One of the funnier pieces in this issue (among many funny pieces,) is Matt recounting cartoonist Seth’s 2003 farewell speech for Matt when he was preparing to move back to the States with his then-girlfriend.  It’s 4 pages of Seth waxing nostalgically over his, Chester Brown, and Matt’s friendship.  The speech itself practically feels like a Matt comic (apropos of Matt turning it into a comic) that describes their meeting, their friendship, and their butting heads.  “We became brothers,” Seth said.  “And that group of friendship has been one more of the most important things in my life.”  It’s sweet and touching and buried amongst jabs at Matt like “Chet and I often joked that we wished we could trade Joe in for someone more normal— like perhaps Joe Sacco.”  That kind of brotherly shot-taking where they could seem to be a big part of their friendship, particularly between Seth and Matt.  

It’s a great speech but this being a Joe Matt comic, it can’t just end on a nice beat, with Matt thanking Seth and asking for his notecards so he could make this comic.  Of course, there has to be one last jab hidden in those cards at Matt’s expense that he sees in the last couple of panels.  “This part is totally wrong” he fumes at Seth.  “I’m not like a grain of sand… YOU are!  You’re the grain of sand!  I’m the fuckin’ PEARL!”  It’s a great 4 page comic, really kind of touching, extolling what his friends saw in Matt but he has this great timing to undercut all of that at the end in a way that’s a perfect example of the friendship that Seth described.

Matt is making fun of himself in these comics. He knows who people think he is, mostly because that’s how he’s shown himself to be over the years.  Our image of him is based on his own image of himself.  In his comics, he both accepts and rejects that self-image, struggling against it even as he’s putting these confessions down on the page.  If there’s any ego in Matt’s comics, it’s an ego that drives him to be open, honest, and even kind of brutal with the audience and himself.  It gets to the point where we have to ask are we laughing with him at all of this or at him?  He’s the but of his own jokes, always setting himself up to be the one we all laugh at.  We don’t laugh at Seth or any of Matt’s girlfriends or any of his other friends.  Those last panels of these short stories deliver their comedic release at Matt’s expense. 

This is Joe Matt but it is also his perception of himself.  It’s a true-to-life caricature of the cartoonist that feels so real and so honest that we believe it’s the man himself on display here and not his memories filtered through both 20 years (most of the events of this comic take place around 2003) and his self-perception. And who among us is the best judge of themselves?  He gets to be the jokester and the butt of the jokes in his comic.  When he’s giving a rundown of all of his past girlfriends, the approach isn’t about how crazy his exes are but his own lack of growth and maturity, as so many of his comics are.  He recognizes in all of these relationships that he is the problem but lacks the wherewithal to change.

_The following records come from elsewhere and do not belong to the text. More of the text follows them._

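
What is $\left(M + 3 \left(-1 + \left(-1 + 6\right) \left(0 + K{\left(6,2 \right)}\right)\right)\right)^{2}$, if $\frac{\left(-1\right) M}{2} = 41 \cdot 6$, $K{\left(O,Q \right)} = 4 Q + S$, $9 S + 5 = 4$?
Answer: $\frac{1276900}{9} \approx 1.4188 \cdot 10^{5}$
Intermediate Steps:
$S = - \frac{1}{9}$ ($S = - \frac{5}{9} + \frac{1}{9} \cdot 4 = - \frac{5}{9} + \frac{4}{9} = - \frac{1}{9} \approx -0.11111$)
$K{\left(O,Q \right)} = - \frac{1}{9} + 4 Q$ ($K{\left(O,Q \right)} = 4 Q - \frac{1}{9} = - \frac{1}{9} + 4 Q$)
$M = -492$ ($M = - 2 \cdot 41 \cdot 6 = \left(-2\right) 246 = -492$)
$\left(M + 3 \left(-1 + \left(-1 + 6\right) \left(0 + K{\left(6,2 \right)}\right)\right)\right)^{2} = \left(-492 + 3 \left(-1 + \left(-1 + 6\right) \left(0 + \left(- \frac{1}{9} + 4 \cdot 2\right)\right)\right)\right)^{2} = \left(-492 + 3 \left(-1 + 5 \left(0 + \left(- \frac{1}{9} + 8\right)\right)\right)\right)^{2} = \left(-492 + 3 \left(-1 + 5 \left(0 + \frac{71}{9}\right)\right)\right)^{2} = \left(-492 + 3 \left(-1 + 5 \cdot \frac{71}{9}\right)\right)^{2} = \left(-492 + 3 \left(-1 + \frac{355}{9}\right)\right)^{2} = \left(-492 + 3 \cdot \frac{346}{9}\right)^{2} = \left(-492 + \frac{346}{3}\right)^{2} = \left(- \frac{1130}{3}\right)^{2} = \frac{1276900}{9}$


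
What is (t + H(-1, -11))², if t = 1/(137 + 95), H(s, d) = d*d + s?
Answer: 775121281/53824 ≈ 14401.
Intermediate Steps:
H(s, d) = s + d² (H(s, d) = d² + s = s + d²)
t = 1/232 ≈ 0.0043103
(t + H(-1, -11))² = (1/232 + (-1 + (-11)²))² = (1/232 + (-1 + 121))² = (1/232 + 120)² = (27841/232)² = 775121281/53824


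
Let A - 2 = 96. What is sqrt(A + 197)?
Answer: sqrt(295) ≈ 17.176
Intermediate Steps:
A = 98 (A = 2 + 96 = 98)
sqrt(A + 197) = sqrt(98 + 197) = sqrt(295)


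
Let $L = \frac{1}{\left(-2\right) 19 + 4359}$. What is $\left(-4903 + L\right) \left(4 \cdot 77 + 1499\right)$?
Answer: $- \frac{38282852634}{4321} \approx -8.8597 \cdot 10^{6}$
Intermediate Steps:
$L = \frac{1}{4321}$ ($L = \frac{1}{-38 + 4359} = \frac{1}{4321} \approx 0.00023143$)
$\left(-4903 + L\right) \left(4 \cdot 77 + 1499\right) = \left(-4903 + \frac{1}{4321}\right) \left(4 \cdot 77 + 1499\right) = - \frac{21185862 \left(308 + 1499\right)}{4321} = \left(- \frac{21185862}{4321}\right) 1807 = - \frac{38282852634}{4321}$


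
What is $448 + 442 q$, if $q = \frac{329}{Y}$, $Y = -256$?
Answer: $- \frac{15365}{128} \approx -120.04$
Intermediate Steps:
$q = - \frac{329}{256}$ ($q = \frac{329}{-256} = 329 \left(- \frac{1}{256}\right) = - \frac{329}{256} \approx -1.2852$)
$448 + 442 q = 448 + 442 \left(- \frac{329}{256}\right) = 448 - \frac{72709}{128} = - \frac{15365}{128}$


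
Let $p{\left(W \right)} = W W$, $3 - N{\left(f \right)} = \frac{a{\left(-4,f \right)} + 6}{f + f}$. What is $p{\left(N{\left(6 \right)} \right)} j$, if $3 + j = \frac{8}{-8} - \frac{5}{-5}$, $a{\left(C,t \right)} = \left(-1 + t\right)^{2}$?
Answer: $- \frac{25}{48} \approx -0.52083$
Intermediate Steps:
$N{\left(f \right)} = 3 - \frac{6 + \left(-1 + f\right)^{2}}{2 f}$ ($N{\left(f \right)} = 3 - \frac{\left(-1 + f\right)^{2} + 6}{f + f} = 3 - \frac{6 + \left(-1 + f\right)^{2}}{2 f}$)
$p{\left(W \right)} = W^{2}$
$j = -3$ ($j = -3 + \left(\frac{8}{-8} - \frac{5}{-5}\right) = -3 + \left(8 \left(- \frac{1}{8}\right) - -1\right) = -3 + \left(-1 + 1\right) = -3 + 0 = -3$)
$p{\left(N{\left(6 \right)} \right)} j = \left(4 - \frac{7}{2 \cdot 6} - 3\right)^{2} \left(-3\right) = \left(4 - \frac{7}{12} - 3\right)^{2} \left(-3\right) = \left(\frac{5}{12}\right)^{2} \left(-3\right) = \frac{25}{144} \left(-3\right) = - \frac{25}{48}$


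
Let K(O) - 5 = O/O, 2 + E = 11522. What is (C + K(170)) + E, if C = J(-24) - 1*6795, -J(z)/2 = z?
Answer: 4779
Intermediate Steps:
E = 11520 (E = -2 + 11522 = 11520)
J(z) = -2*z
C = -6747 (C = -2*(-24) - 1*6795 = 48 - 6795 = -6747)
K(O) = 6 (K(O) = 5 + O/O = 5 + 1 = 6)
(C + K(170)) + E = (-6747 + 6) + 11520 = -6741 + 11520 = 4779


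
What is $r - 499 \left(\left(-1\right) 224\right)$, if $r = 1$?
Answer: $111777$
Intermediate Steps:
$r - 499 \left(\left(-1\right) 224\right) = 1 - 499 \left(\left(-1\right) 224\right) = 1 - -111776 = 1 + 111776 = 111777$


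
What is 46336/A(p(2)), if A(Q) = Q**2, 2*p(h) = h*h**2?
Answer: 2896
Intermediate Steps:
p(h) = h**3/2 (p(h) = (h*h**2)/2 = h**3/2)
46336/A(p(2)) = 46336/(((1/2)*2**3)**2) = 46336/(((1/2)*8)**2) = 46336/(4**2) = 46336/16 = 46336*(1/16) = 2896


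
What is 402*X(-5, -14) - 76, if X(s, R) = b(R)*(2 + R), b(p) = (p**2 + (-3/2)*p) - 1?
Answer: -1042060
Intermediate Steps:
b(p) = -1 + p**2 - 3*p/2 (b(p) = (p**2 + (-3*1/2)*p) - 1 = (p**2 - 3*p/2) - 1 = -1 + p**2 - 3*p/2)
X(s, R) = (2 + R)*(-1 + R**2 - 3*R/2) (X(s, R) = (-1 + R**2 - 3*R/2)*(2 + R) = (2 + R)*(-1 + R**2 - 3*R/2))
402*X(-5, -14) - 76 = 402*(-2 + (-14)**3 + (1/2)*(-14)**2 - 4*(-14)) - 76 = 402*(-2 - 2744 + (1/2)*196 + 56) - 76 = 402*(-2 - 2744 + 98 + 56) - 76 = 402*(-2592) - 76 = -1041984 - 76 = -1042060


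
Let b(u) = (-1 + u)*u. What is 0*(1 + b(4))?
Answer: 0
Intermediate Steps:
b(u) = u*(-1 + u)
0*(1 + b(4)) = 0*(1 + 4*(-1 + 4)) = 0*(1 + 4*3) = 0*(1 + 12) = 0*13 = 0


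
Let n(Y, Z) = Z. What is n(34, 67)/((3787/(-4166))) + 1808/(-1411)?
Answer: -400688038/5343457 ≈ -74.987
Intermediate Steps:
n(34, 67)/((3787/(-4166))) + 1808/(-1411) = 67/((3787/(-4166))) + 1808/(-1411) = 67/((3787*(-1/4166))) + 1808*(-1/1411) = 67/(-3787/4166) - 1808/1411 = 67*(-4166/3787) - 1808/1411 = -279122/3787 - 1808/1411 = -400688038/5343457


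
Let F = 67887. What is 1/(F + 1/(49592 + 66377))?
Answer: 115969/7872787504 ≈ 1.4730e-5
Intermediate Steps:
1/(F + 1/(49592 + 66377)) = 1/(67887 + 1/(49592 + 66377)) = 1/(67887 + 1/115969) = 1/(7872787504/115969) = 115969/7872787504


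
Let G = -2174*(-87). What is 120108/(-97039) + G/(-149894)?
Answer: -18178615467/7272781933 ≈ -2.4995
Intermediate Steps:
G = 189138
120108/(-97039) + G/(-149894) = 120108/(-97039) + 189138/(-149894) = 120108*(-1/97039) + 189138*(-1/149894) = -120108/97039 - 94569/74947 = -18178615467/7272781933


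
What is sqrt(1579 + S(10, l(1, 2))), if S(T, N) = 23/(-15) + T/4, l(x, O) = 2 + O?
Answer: sqrt(1421970)/30 ≈ 39.749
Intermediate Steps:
S(T, N) = -23/15 + T/4 (S(T, N) = 23*(-1/15) + T*(1/4) = -23/15 + T/4)
sqrt(1579 + S(10, l(1, 2))) = sqrt(1579 + (-23/15 + (1/4)*10)) = sqrt(1579 + (-23/15 + 5/2)) = sqrt(1579 + 29/30) = sqrt(47399/30) = sqrt(1421970)/30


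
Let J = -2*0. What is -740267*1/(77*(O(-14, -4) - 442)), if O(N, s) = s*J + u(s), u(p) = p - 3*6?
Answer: 67297/3248 ≈ 20.720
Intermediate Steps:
J = 0
u(p) = -18 + p (u(p) = p - 18 = -18 + p)
O(N, s) = -18 + s (O(N, s) = s*0 + (-18 + s) = 0 + (-18 + s) = -18 + s)
-740267*1/(77*(O(-14, -4) - 442)) = -740267*1/(77*((-18 - 4) - 442)) = -740267*1/(77*(-22 - 442)) = -740267/((-464*77)) = -740267/(-35728) = -740267*(-1/35728) = 67297/3248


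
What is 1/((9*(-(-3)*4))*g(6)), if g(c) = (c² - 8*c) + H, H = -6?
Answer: -1/1944 ≈ -0.00051440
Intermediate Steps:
g(c) = -6 + c² - 8*c (g(c) = (c² - 8*c) - 6 = -6 + c² - 8*c)
1/((9*(-(-3)*4))*g(6)) = 1/((9*(-(-3)*4))*(-6 + 6² - 8*6)) = 1/((9*(-3*(-4)))*(-6 + 36 - 48)) = 1/((9*12)*(-18)) = 1/(108*(-18)) = 1/(-1944) = -1/1944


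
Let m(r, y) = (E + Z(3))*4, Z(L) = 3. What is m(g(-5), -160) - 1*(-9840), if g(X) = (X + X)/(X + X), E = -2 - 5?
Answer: 9824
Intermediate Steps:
E = -7
g(X) = 1 (g(X) = (2*X)/((2*X)) = (2*X)*(1/(2*X)) = 1)
m(r, y) = -16 (m(r, y) = (-7 + 3)*4 = -4*4 = -16)
m(g(-5), -160) - 1*(-9840) = -16 - 1*(-9840) = -16 + 9840 = 9824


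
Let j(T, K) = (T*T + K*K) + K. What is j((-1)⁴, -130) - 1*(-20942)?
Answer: 37713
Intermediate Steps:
j(T, K) = K + K² + T² (j(T, K) = (T² + K²) + K = (K² + T²) + K = K + K² + T²)
j((-1)⁴, -130) - 1*(-20942) = (-130 + (-130)² + ((-1)⁴)²) - 1*(-20942) = (-130 + 16900 + 1²) + 20942 = (-130 + 16900 + 1) + 20942 = 16771 + 20942 = 37713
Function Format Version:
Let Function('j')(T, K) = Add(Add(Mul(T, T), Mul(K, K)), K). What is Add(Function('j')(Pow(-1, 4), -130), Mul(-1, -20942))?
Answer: 37713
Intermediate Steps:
Function('j')(T, K) = Add(K, Pow(K, 2), Pow(T, 2)) (Function('j')(T, K) = Add(Add(Pow(T, 2), Pow(K, 2)), K) = Add(Add(Pow(K, 2), Pow(T, 2)), K) = Add(K, Pow(K, 2), Pow(T, 2)))
Add(Function('j')(Pow(-1, 4), -130), Mul(-1, -20942)) = Add(Add(-130, Pow(-130, 2), Pow(Pow(-1, 4), 2)), Mul(-1, -20942)) = Add(Add(-130, 16900, Pow(1, 2)), 20942) = Add(Add(-130, 16900, 1), 20942) = Add(16771, 20942) = 37713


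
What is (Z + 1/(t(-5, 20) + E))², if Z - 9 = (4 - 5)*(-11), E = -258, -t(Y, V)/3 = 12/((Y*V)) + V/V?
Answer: 16976787025/42458256 ≈ 399.85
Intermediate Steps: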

Peepshow #15 feels like the end of something but it’s more than the end of a body of work or the life of a cartoonist.  This may be his last testament but it’s unfinished.  Joe Matt’s life was a work in progress and this final issue demonstrates some kind of forward movement in his life, trying to put some things like porn and even Toronto behind him as he looked to the future.  And now, we won’t see what the last 20 years of Joe Matt’s life were like— how he may have changed and grown or how he may have stagnated and just fallen back on his old ways of being.  Honestly, having this book now feels optimistic; we can see him wanting to and trying to change.  He shows us these glimmers of hope for approaching something new in this issue.  It almost doesn’t matter whether or not any of this came to fruition.  For most of us, this last issue of Peepshow leaves us with both the comfort of Joe Matt (who probably is never going to change) and the promise of Joe Matt (who was trying to change.)